First Person: E-Filing our taxes was a nightmare this year

First Person: E-Filing our taxes was a nightmare this year
Eileen St. Pierre, The Everyday Financial Planner

Pulling Your Hair OutI just can’t do it. I can’t pay someone else to file our taxes. My husband says it’s like him paying someone else to change the oil in our cars. We St. Pierres have to do things for ourselves. To add to that, our taxes were a bit more complicated this year because we had to file two state returns. I worked for a while in Kansas but we reside in Oklahoma.

Some of you may call us cheap or stubborn. We consider it principle. Here is my saga of e-filing our tax returns this year. It ended up costing us $2.84 in postage but many more hours of my time than originally anticipated.

The two on-line providers I tried had errors that were impossible to fix.

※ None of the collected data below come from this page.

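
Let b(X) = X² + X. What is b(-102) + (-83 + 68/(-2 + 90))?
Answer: 224835/22 ≈ 10220.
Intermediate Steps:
b(X) = X + X²
b(-102) + (-83 + 68/(-2 + 90)) = -102*(1 - 102) + (-83 + 68/(-2 + 90)) = -102*(-101) + (-83 + 68/88) = 10302 + (-83 + (1/88)*68) = 10302 + (-83 + 17/22) = 10302 - 1809/22 = 224835/22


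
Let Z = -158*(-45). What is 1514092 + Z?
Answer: 1521202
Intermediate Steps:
Z = 7110
1514092 + Z = 1514092 + 7110 = 1521202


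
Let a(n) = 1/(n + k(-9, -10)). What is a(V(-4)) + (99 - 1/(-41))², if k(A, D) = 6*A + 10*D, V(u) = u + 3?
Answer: 2554956319/260555 ≈ 9805.8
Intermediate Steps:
V(u) = 3 + u
a(n) = 1/(-154 + n) (a(n) = 1/(n + (6*(-9) + 10*(-10))) = 1/(n + (-54 - 100)) = 1/(n - 154) = 1/(-154 + n))
a(V(-4)) + (99 - 1/(-41))² = 1/(-154 + (3 - 4)) + (99 - 1/(-41))² = 1/(-154 - 1) + (99 - 1*(-1/41))² = 1/(-155) + (99 + 1/41)² = -1/155 + (4060/41)² = -1/155 + 16483600/1681 = 2554956319/260555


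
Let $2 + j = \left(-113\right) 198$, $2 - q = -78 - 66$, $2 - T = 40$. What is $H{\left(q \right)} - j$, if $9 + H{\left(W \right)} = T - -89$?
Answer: $22418$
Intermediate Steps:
$T = -38$ ($T = 2 - 40 = -38$)
$q = 146$ ($q = 2 - \left(-78 - 66\right) = 2 - -144 = 2 + 144 = 146$)
$H{\left(W \right)} = 42$ ($H{\left(W \right)} = -9 - -51 = -9 + \left(-38 + 89\right) = -9 + 51 = 42$)
$j = -22376$ ($j = -2 - 22374 = -22376$)
$H{\left(q \right)} - j = 42 - -22376 = 42 + 22376 = 22418$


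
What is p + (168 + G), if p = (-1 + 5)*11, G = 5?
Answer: 217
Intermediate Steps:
p = 44 (p = 4*11 = 44)
p + (168 + G) = 44 + (168 + 5) = 44 + 173 = 217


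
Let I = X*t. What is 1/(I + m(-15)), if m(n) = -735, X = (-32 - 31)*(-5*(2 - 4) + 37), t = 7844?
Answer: -1/23226819 ≈ -4.3054e-8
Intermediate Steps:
X = -2961 (X = -63*(-5*(-2) + 37) = -63*(10 + 37) = -63*47 = -2961)
I = -23226084 (I = -2961*7844 = -23226084)
1/(I + m(-15)) = 1/(-23226084 - 735) = 1/(-23226819) = -1/23226819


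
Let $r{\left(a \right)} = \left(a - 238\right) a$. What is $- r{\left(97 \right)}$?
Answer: $13677$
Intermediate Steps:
$r{\left(a \right)} = a \left(-238 + a\right)$ ($r{\left(a \right)} = \left(-238 + a\right) a = a \left(-238 + a\right)$)
$- r{\left(97 \right)} = - 97 \left(-238 + 97\right) = - 97 \left(-141\right) = \left(-1\right) \left(-13677\right) = 13677$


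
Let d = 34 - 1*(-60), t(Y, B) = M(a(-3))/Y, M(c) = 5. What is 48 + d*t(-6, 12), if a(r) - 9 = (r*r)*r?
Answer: -91/3 ≈ -30.333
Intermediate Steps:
a(r) = 9 + r**3 (a(r) = 9 + (r*r)*r = 9 + r**2*r = 9 + r**3)
t(Y, B) = 5/Y
d = 94 (d = 34 + 60 = 94)
48 + d*t(-6, 12) = 48 + 94*(5/(-6)) = 48 + 94*(5*(-1/6)) = 48 + 94*(-5/6) = 48 - 235/3 = -91/3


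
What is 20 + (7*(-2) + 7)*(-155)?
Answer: 1105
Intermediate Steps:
20 + (7*(-2) + 7)*(-155) = 20 + (-14 + 7)*(-155) = 20 - 7*(-155) = 20 + 1085 = 1105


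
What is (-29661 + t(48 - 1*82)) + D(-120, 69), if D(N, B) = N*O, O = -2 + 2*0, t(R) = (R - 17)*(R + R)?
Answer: -25953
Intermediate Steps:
t(R) = 2*R*(-17 + R) (t(R) = (-17 + R)*(2*R) = 2*R*(-17 + R))
O = -2 (O = -2 + 0 = -2)
D(N, B) = -2*N (D(N, B) = N*(-2) = -2*N)
(-29661 + t(48 - 1*82)) + D(-120, 69) = (-29661 + 2*(48 - 1*82)*(-17 + (48 - 1*82))) - 2*(-120) = (-29661 + 2*(48 - 82)*(-17 + (48 - 82))) + 240 = (-29661 + 2*(-34)*(-17 - 34)) + 240 = (-29661 + 2*(-34)*(-51)) + 240 = (-29661 + 3468) + 240 = -26193 + 240 = -25953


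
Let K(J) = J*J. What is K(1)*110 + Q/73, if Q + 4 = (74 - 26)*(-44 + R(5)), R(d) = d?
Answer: 6154/73 ≈ 84.301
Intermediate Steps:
K(J) = J²
Q = -1876 (Q = -4 + (74 - 26)*(-44 + 5) = -4 + 48*(-39) = -4 - 1872 = -1876)
K(1)*110 + Q/73 = 1²*110 - 1876/73 = 1*110 - 1876*1/73 = 110 - 1876/73 = 6154/73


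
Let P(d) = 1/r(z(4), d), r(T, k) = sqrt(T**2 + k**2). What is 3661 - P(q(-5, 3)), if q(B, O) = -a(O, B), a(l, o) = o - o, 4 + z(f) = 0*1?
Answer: 14643/4 ≈ 3660.8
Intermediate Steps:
z(f) = -4 (z(f) = -4 + 0*1 = -4 + 0 = -4)
a(l, o) = 0
q(B, O) = 0 (q(B, O) = -1*0 = 0)
P(d) = 1/sqrt(16 + d**2) (P(d) = 1/(sqrt((-4)**2 + d**2)) = 1/(sqrt(16 + d**2)) = 1/sqrt(16 + d**2))
3661 - P(q(-5, 3)) = 3661 - 1/sqrt(16 + 0**2) = 3661 - 1/sqrt(16 + 0) = 3661 - 1/sqrt(16) = 3661 - 1*1/4 = 3661 - 1/4 = 14643/4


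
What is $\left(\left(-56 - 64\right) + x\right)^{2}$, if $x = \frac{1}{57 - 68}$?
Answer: $\frac{1745041}{121} \approx 14422.0$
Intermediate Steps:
$x = - \frac{1}{11}$ ($x = \frac{1}{-11} = - \frac{1}{11} \approx -0.090909$)
$\left(\left(-56 - 64\right) + x\right)^{2} = \left(\left(-56 - 64\right) - \frac{1}{11}\right)^{2} = \left(-120 - \frac{1}{11}\right)^{2} = \left(- \frac{1321}{11}\right)^{2} = \frac{1745041}{121}$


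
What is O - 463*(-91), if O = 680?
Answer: 42813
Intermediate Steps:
O - 463*(-91) = 680 - 463*(-91) = 680 + 42133 = 42813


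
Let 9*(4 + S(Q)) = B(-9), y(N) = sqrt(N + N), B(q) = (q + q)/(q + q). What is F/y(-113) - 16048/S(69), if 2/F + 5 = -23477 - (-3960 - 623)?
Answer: 144432/35 + I*sqrt(226)/2135587 ≈ 4126.6 + 7.0394e-6*I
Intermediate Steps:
B(q) = 1 (B(q) = (2*q)/((2*q)) = (2*q)*(1/(2*q)) = 1)
F = -2/18899 (F = 2/(-5 + (-23477 - (-3960 - 623))) = 2/(-5 + (-23477 - 1*(-4583))) = 2/(-5 + (-23477 + 4583)) = 2/(-5 - 18894) = 2/(-18899) = 2*(-1/18899) = -2/18899 ≈ -0.00010583)
y(N) = sqrt(2)*sqrt(N) (y(N) = sqrt(2*N) = sqrt(2)*sqrt(N))
S(Q) = -35/9 (S(Q) = -4 + (1/9)*1 = -4 + 1/9 = -35/9)
F/y(-113) - 16048/S(69) = -2*(-I*sqrt(226)/226)/18899 - 16048/(-35/9) = -2*(-I*sqrt(226)/226)/18899 - 16048*(-9/35) = -2*(-I*sqrt(226)/226)/18899 + 144432/35 = -(-1)*I*sqrt(226)/2135587 + 144432/35 = I*sqrt(226)/2135587 + 144432/35 = 144432/35 + I*sqrt(226)/2135587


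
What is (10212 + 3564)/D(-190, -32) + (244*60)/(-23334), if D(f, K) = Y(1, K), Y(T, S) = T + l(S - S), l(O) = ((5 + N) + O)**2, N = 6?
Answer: 26638592/237229 ≈ 112.29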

I managed to find an online provider that would e-file our federal and two state returns for free. I had never heard of them before, but since they were part of the IRS Free File Alliance I figured they were legitimate.

  • My husband and I have health insurance through so we had to input the information on our Form 1095-A.
  • The on-line provider kept telling me my husband did not have health insurance so we would owe a fee of $417. I kept yelling back at the screen “Yes he does!”
  • I checked the appropriate screens we were supposed to fill out about 5 times. I must have re-inputted the information in Form 1095-A at least 3 times. I got nowhere.
  • After wasting an afternoon of time I did not have, I decided to just use another provider.

I then tried H&R Block’s on-line system because they were promoting free e-filing of federal returns. I had used them before successfully. But this time around, they kept inputting a strange symbol in my business name on my Schedule C during the e-file process. As a result, the IRS rejected my return. I could not for the life of me find where the symbol came from. I think they may have merged information I used the last time I e-filed with them. I was able to print out our completed federal and state returns so it wasn’t a complete waste of time.

I ended up using Free File Fillable Forms.

After inputting all my information by hand from my H&R Block printed forms, I was able to e-file our federal return for free. The IRS accepted our return and I’ve had no problems since.

Boy, I’m exhausted and I still haven’t told you about my experience filing our state returns!

I wasn’t able to use either state’s free e-filing system.

We did not qualify for Oklahoma’s OkTAP system because I earned income from another state. We also could not use the Kansas WebFile system called KanAccess because this was our first time filing a Kansas income tax return (we will be able to use it next year). So we ended up having to mail both state returns the old-fashioned way. That’s where the $2.84 comes in.

Yes, we have to wait longer to receive our Oklahoma and Kansas tax refunds. Our Kansas refund has to be in the form of a paper check. We have already received our federal tax refund. All of this is going straight into our IRAs. If it weren’t for our IRA contributions, we would not have received any tax refunds. So investing for our retirement literally pays for itself!